22. 자연어 처리하기 1¶

이제 TensorFlow를 이용해서 자연어를 처리하는 방법에 대해서 알아봅니다.

이 페이지에서는 우선 tensorflow.keras.preprocessing.text 모듈의 Tokenizer 클래스를 사용해서

텍스트를 단어 기반으로 토큰화함으로써 Neural Network에 사용하기 적합한 형태로 변환하는 방법에 대해 소개합니다.

순서는 아래와 같습니다.

문자 기반 인코딩
단어 기반 인코딩
텍스트를 시퀀스로 변환하기
토큰화되지 않은 단어 처리하기
패딩 설정하기

문자 기반 인코딩¶

지금까지 이미지 인식 예제에서는 이미지를 픽셀 단위의 숫자 기반으로 입력값으로 사용했습니다.

ASCII 코드를 이용해서 문자 기반 인코딩 (encoding)을 하면 어떠한 문제가 있을까요.

같은 문자로 이루어진 두 단어 ‘LISTEN’과 ‘SILENT’를 아래와 같은 ASCII 코드로 인코딩할 수 있습니다.

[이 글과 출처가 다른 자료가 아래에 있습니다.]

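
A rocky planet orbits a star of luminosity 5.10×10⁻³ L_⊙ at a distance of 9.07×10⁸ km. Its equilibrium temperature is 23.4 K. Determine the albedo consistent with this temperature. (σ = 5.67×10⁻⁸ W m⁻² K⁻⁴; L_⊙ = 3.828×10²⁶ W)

d = 9.07×10⁸ km = 9.07×10¹¹ m.
L = 5.10×10⁻³ × 3.828×10²⁶ = 1.95×10²⁴ W.
Flux: S = L/(4πd²) = 1.95×10²⁴/(4π×(9.07×10¹¹)²) = 0.189 W m⁻².
From T_eq⁴ = S(1−A)/(4σ): 1−A = 4σT_eq⁴/S.
1−A = 4 × 5.67×10⁻⁸ × (23.4)⁴ / 0.189 = 0.360.

A ≈ 0.64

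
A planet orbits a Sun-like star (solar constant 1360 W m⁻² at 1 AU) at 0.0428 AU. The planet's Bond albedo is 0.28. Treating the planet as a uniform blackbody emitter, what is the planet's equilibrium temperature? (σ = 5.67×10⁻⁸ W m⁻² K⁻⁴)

T_eq ≈ 1240 K

Flux at 0.0428 AU: S = 1360/0.0428² = 7.42×10⁵ W m⁻².
Energy balance: absorbed = emitted ⇒ πR²·S(1−A) = 4πR²·σT_eq⁴, so T_eq⁴ = S(1−A)/(4σ).
T_eq = [7.42×10⁵ × 0.72 / (4 × 5.67×10⁻⁸)]^(1/4) = (2.36×10¹²)^(1/4) = 1240 K.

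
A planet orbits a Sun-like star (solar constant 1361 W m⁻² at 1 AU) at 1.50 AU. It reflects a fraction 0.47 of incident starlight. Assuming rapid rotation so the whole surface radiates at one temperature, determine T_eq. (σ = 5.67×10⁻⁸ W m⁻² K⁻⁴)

T_eq ≈ 194 K

Flux at 1.50 AU: S = 1361/1.50² = 605 W m⁻².
Energy balance: absorbed = emitted ⇒ πR²·S(1−A) = 4πR²·σT_eq⁴, so T_eq⁴ = S(1−A)/(4σ).
T_eq = [605 × 0.53 / (4 × 5.67×10⁻⁸)]^(1/4) = (1.41×10⁹)^(1/4) = 194 K.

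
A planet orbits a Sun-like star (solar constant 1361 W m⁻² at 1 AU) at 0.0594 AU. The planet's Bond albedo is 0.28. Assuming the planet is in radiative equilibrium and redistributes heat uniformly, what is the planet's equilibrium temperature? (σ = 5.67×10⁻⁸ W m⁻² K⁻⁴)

T_eq ≈ 1050 K

Flux at 0.0594 AU: S = 1361/0.0594² = 3.86×10⁵ W m⁻².
Energy balance: absorbed = emitted ⇒ πR²·S(1−A) = 4πR²·σT_eq⁴, so T_eq⁴ = S(1−A)/(4σ).
T_eq = [3.86×10⁵ × 0.72 / (4 × 5.67×10⁻⁸)]^(1/4) = (1.22×10¹²)^(1/4) = 1050 K.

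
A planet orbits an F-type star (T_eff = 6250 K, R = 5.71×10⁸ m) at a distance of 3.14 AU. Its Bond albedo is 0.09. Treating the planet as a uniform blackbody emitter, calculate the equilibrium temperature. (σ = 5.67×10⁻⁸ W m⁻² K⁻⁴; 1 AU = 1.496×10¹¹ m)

d = 3.14 AU = 4.70×10¹¹ m.
L = 4πR_⋆²σT_⋆⁴ = 4π(5.71×10⁸)² × 5.67×10⁻⁸ × (6250)⁴ = 3.54×10²⁶ W.
S = L/(4πd²) = 128 W m⁻².
Energy balance: absorbed = emitted ⇒ πR²·S(1−A) = 4πR²·σT_eq⁴, so T_eq⁴ = S(1−A)/(4σ).
T_eq = [128 × 0.91 / (4 × 5.67×10⁻⁸)]^(1/4) = (5.13×10⁸)^(1/4) = 150 K.

T_eq ≈ 150 K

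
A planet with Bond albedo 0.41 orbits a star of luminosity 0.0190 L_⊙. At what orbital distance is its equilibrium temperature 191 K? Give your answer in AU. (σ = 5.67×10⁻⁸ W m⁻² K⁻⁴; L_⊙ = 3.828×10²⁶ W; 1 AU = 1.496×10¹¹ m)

L = 0.0190 × 3.828×10²⁶ = 7.27×10²⁴ W.
From T_eq⁴ = L(1−A)/(16πσd²): d = √[L(1−A)/(16πσT_eq⁴)].
d = √[7.27×10²⁴ × 0.59 / (16π × 5.67×10⁻⁸ × (191)⁴)] = 3.36×10¹⁰ m = 0.225 AU.

d ≈ 0.225 AU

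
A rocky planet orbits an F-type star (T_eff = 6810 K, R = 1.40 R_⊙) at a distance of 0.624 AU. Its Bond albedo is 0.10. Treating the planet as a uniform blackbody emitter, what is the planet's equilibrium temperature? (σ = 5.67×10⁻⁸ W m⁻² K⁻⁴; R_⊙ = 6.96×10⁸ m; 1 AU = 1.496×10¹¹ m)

R_⋆ = 1.40 × 6.96×10⁸ = 9.74×10⁸ m.
d = 0.624 AU = 9.34×10¹⁰ m.
L = 4πR_⋆²σT_⋆⁴ = 4π(9.74×10⁸)² × 5.67×10⁻⁸ × (6810)⁴ = 1.45×10²⁷ W.
S = L/(4πd²) = 1.33×10⁴ W m⁻².
Energy balance: absorbed = emitted ⇒ πR²·S(1−A) = 4πR²·σT_eq⁴, so T_eq⁴ = S(1−A)/(4σ).
T_eq = [1.33×10⁴ × 0.90 / (4 × 5.67×10⁻⁸)]^(1/4) = (5.27×10¹⁰)^(1/4) = 479 K.

T_eq ≈ 479 K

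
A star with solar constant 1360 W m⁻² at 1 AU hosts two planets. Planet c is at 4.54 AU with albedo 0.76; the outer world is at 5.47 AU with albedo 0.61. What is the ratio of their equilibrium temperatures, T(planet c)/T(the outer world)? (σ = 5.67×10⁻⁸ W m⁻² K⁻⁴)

T_eq = [S₀(1−A)/(4σd²)]^(1/4), so T ∝ (1−A)^(1/4) / √d.
T₁ = [1360×0.24/(4×5.67×10⁻⁸×4.54²)]^(1/4) = 91.41 K.
T₂ = [1360×0.39/(4×5.67×10⁻⁸×5.47²)]^(1/4) = 94.03 K.

T₁/T₂ ≈ 0.972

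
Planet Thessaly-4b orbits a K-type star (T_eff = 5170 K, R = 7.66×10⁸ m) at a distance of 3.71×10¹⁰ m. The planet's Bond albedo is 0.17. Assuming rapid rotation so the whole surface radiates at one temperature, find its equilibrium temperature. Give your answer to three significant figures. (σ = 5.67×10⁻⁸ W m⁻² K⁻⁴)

L = 4πR_⋆²σT_⋆⁴ = 4π(7.66×10⁸)² × 5.67×10⁻⁸ × (5170)⁴ = 2.99×10²⁶ W.
S = L/(4πd²) = 1.73×10⁴ W m⁻².
Energy balance: absorbed = emitted ⇒ πR²·S(1−A) = 4πR²·σT_eq⁴, so T_eq⁴ = S(1−A)/(4σ).
T_eq = [1.73×10⁴ × 0.83 / (4 × 5.67×10⁻⁸)]^(1/4) = (6.32×10¹⁰)^(1/4) = 501 K.

T_eq ≈ 501 K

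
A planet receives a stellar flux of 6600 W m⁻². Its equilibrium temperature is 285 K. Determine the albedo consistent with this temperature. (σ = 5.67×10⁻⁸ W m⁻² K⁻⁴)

A ≈ 0.77

From T_eq⁴ = S(1−A)/(4σ): 1−A = 4σT_eq⁴/S.
1−A = 4 × 5.67×10⁻⁸ × (285)⁴ / 6600 = 0.227.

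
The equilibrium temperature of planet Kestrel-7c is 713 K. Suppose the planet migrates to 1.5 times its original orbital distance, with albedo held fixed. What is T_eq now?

T_eq ∝ L^(1/4) · d^(−1/2).
T′ = 713 / 1.5^(1/2) = 582 K.

T_eq ≈ 582 K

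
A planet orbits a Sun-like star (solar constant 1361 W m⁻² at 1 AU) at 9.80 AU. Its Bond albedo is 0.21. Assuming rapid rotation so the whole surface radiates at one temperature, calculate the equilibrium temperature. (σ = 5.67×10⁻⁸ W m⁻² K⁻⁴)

T_eq ≈ 83.8 K

Flux at 9.80 AU: S = 1361/9.80² = 14.2 W m⁻².
Energy balance: absorbed = emitted ⇒ πR²·S(1−A) = 4πR²·σT_eq⁴, so T_eq⁴ = S(1−A)/(4σ).
T_eq = [14.2 × 0.79 / (4 × 5.67×10⁻⁸)]^(1/4) = (4.94×10⁷)^(1/4) = 83.8 K.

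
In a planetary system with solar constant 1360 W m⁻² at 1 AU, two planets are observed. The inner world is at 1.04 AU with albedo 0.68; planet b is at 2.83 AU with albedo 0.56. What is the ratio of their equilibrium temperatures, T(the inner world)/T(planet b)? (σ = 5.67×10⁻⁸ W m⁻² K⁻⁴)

T₁/T₂ ≈ 1.523

T_eq = [S₀(1−A)/(4σd²)]^(1/4), so T ∝ (1−A)^(1/4) / √d.
T₁ = [1360×0.32/(4×5.67×10⁻⁸×1.04²)]^(1/4) = 205.23 K.
T₂ = [1360×0.44/(4×5.67×10⁻⁸×2.83²)]^(1/4) = 134.72 K.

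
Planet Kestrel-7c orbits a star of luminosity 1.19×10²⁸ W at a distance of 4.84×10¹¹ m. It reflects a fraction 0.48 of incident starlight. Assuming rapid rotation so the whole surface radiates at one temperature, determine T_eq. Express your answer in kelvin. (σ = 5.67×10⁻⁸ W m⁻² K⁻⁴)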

Natural_Language_Processing_in_Tensorflow

전혀 다른 의미를 갖는 이 두 단어는 같은 문자들의 집합이기 때문에 비슷한 숫자들로 인코딩되고,

따라서 Neural Network의 입력으로 사용하기에는 부적합합니다.

단어 기반 인코딩¶

아래의 예제는 TensorFlow를 이용해서 두 문장 ‘I love my dog’과 ‘I love my cat’을 단어 기반으로 인코딩하는 방법을 보여줍니다.

import tensorflow as tf
from tensorflow import keras
from tensorflow.keras.preprocessing.text import Tokenizer

sentences = [
  'I love my dog',
  'I love my cat'
]

tokenizer = Tokenizer(num_words = 100)
tokenizer.fit_on_texts(sentences)
word_index = tokenizer.word_index
print(word_index)

{'i': 1, 'love': 2, 'my': 3, 'dog': 4, 'cat': 5}

TensorFlow와 Keras를 이용해서 단어를 인코딩하는 다양한 방식이 있지만 이 예제에서는 Tokenizer를 사용합니다.

Tokenizer는 문장으로부터 단어를 토큰화하고 숫자에 대응시키는 딕셔너리를 사용할 수 있도록 합니다.

예제에서 우선 두 개의 문장을 리스트 (sentences)의 형태로 만들었습니다.

Tokenizer의 인스턴스를 만들면서 num_words 파라미터를 이용해서 단어의 개수를 제한했습니다.

가장 자주 사용되는 num_words-1 개의 단어가 고려됩니다.

fit_on_texts() 메서드는 문자 데이터를 입력받아서 리스트의 형태로 변환합니다.

tokenizer의 word_index 속성은 단어와 숫자의 키-값 쌍을 포함하는 딕셔너리를 반환합니다.

출력 결과를 보면 대문자 ‘I’는 소문자 ‘i’로 변환된 것을 알 수 있습니다.

sentences = [
  'I love my dog',
  'I love my cat',
  'You love my dog!'
]

tokenizer = Tokenizer(num_words = 100)
tokenizer.fit_on_texts(sentences)
word_index = tokenizer.word_index
print(word_index)

{'love': 1, 'my': 2, 'i': 3, 'dog': 4, 'cat': 5, 'you': 6}

sentences 리스트에 ‘You love my dog!’을 하나 추가했습니다.

출력 결과를 보면 ‘you’ 단어의 키가 추가되었고, ‘dog!’ 부분의 느낌표가 제거되어서 같은 단어로 인덱싱되었습니다.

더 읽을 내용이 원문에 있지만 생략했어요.